Custom RNN uses twice as much GPU memory due to torch.mm always making new CUDA allocations

Hi,

I’m using custom RNN kernels and am finding that training uses something like 2x more CUDA memory than with LSTMs. To investigate I recorded CUDA allocations and found that memory allocation grows unreasonably due to repeated calls to torch.mm inside the RNN loop. I was not expecting the same line in my model to repeatedly increase memory use. As a fix, I attempted the use of the “out” keyword to avoid new CUDA allocations, but got: RuntimeError: mm(): functions with out=… arguments don’t support automatic differentiation, but one of the arguments requires grad.

Is there any way to avoid new CUDA allocations when using torch.mm inside a loop? This is a really big problem for me as it severely limits my model size and/or truncated backprop window. Thanks in advance and fingers crossed! (If I have to learn CUDA in order to get lighter memory usage similar to built-in RNN layers that would really suck)

Model forward code below.

@torch.compile
def forward(
    self, input_seq: Tensor, hidden: Tensor) -> Tuple[Tensor, Tensor]:
    
    nseq, nbatch, nx = input_seq.shape

    epss = torch.randn((nseq, nbatch, self.hidden_size),device=input_seq.device)
    epss = epss.unbind(0)
    
    inputs = input_seq.unbind(0)
    outputs = torch.jit.annotate(List[Tensor], [])

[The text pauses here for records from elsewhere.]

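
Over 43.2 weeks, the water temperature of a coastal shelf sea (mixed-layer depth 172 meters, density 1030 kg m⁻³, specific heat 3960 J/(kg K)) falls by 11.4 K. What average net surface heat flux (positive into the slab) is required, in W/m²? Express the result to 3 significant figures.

Areal heat capacity C = ρ c_p D = 1030 × 3960 × 172 = 7.02×10^8 J/(m²·K).
Required heat per unit area: Q = C ΔT = 7.02×10^8 × -11.4 = -8.00×10^9 J/m².
Flux F = Q / Δt = -8.00×10^9 / 2.61×10^7 s = -306 W/m².

-306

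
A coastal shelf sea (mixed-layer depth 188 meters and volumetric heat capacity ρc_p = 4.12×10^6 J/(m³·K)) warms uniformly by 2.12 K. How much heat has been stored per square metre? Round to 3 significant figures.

Areal heat capacity C = ρc_p × D = 4.12×10^6 × 188 = 7.75×10^8 J/(m^2 K).
ΔQ = C ΔT = 7.75×10^8 × 2.12 = 1.64×10^9 J/m².

1.64×10^9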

    # x_results = torch.randn((nbatch, self.hidden_size))
    # z_results = torch.randn((nbatch, self.hidden_size))

    for i in range(len(input_seq)):
        x = inputs[i]
        eps = epss[i]
        
        predicted_distribution = torch.mm(hidden, self.weight_encoder) 
        mean_, z = predicted_distribution.chunk(2,1)
        
        z = mean_ + eps * torch.exp(0.5*z)

        # lines below allocate new CUDA memory for each i
        x_results = torch.mm(x, self.weight_ih) 
        z_results = torch.mm(z, self.weight_zh) 
        # lines below don't support autograd 
        # torch.mm(x, self.weight_ih, out=x_results) 
        # torch.mm(z, self.weight_zh, out=z_results) 

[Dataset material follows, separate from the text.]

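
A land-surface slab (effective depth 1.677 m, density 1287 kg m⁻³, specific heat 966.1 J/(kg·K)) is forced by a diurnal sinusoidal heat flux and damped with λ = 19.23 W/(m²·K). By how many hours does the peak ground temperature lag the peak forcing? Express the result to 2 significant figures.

5.5 hours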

        r, z, n       = x_results.chunk(3, 1)
        z_r, z_z, z_n = z_results.chunk(3, 1)
        
        z = torch.sigmoid(z + z_z)
        n = torch.tanh(n + torch.sigmoid(r + z_r) * z_n)
            
        hidden = n + torch.mul(z, (hidden - n))

        outputs += [hidden]
        gc.collect()

    return torch.stack(outputs), hidden

It seems you are explicitly storing the matmul outputs:

x_results = torch.mm(x, self.weight_ih) 
z_results = torch.mm(z, self.weight_zh) 
...
r, z, n       = x_results.chunk(3, 1)
z_r, z_z, z_n = z_results.chunk(3, 1)
z = torch.sigmoid(z + z_z)
n = torch.tanh(n + torch.sigmoid(r + z_r) * z_n)
hidden = n + torch.mul(z, (hidden - n))
outputs += [hidden]

Since outputs now stores the processed matmul output in a differentiable way, these outputs would be stored to allow gradient computation during the backward call, which also explains the error you are seeing when trying to use the out argument.

If you are limited by the GPU memory you could try to e.g. offload the intermediate activations to the CPU as described here.

Right, so storing every iteration of x_results, z_results is actually needed for gradient computation, makes sense. But how come the built-in LSTM CUDA kernel uses much less GPU memory despite similar number of model parameters and activations? Is there any way to make use of similar tricks/optimizations without explicit CUDA code?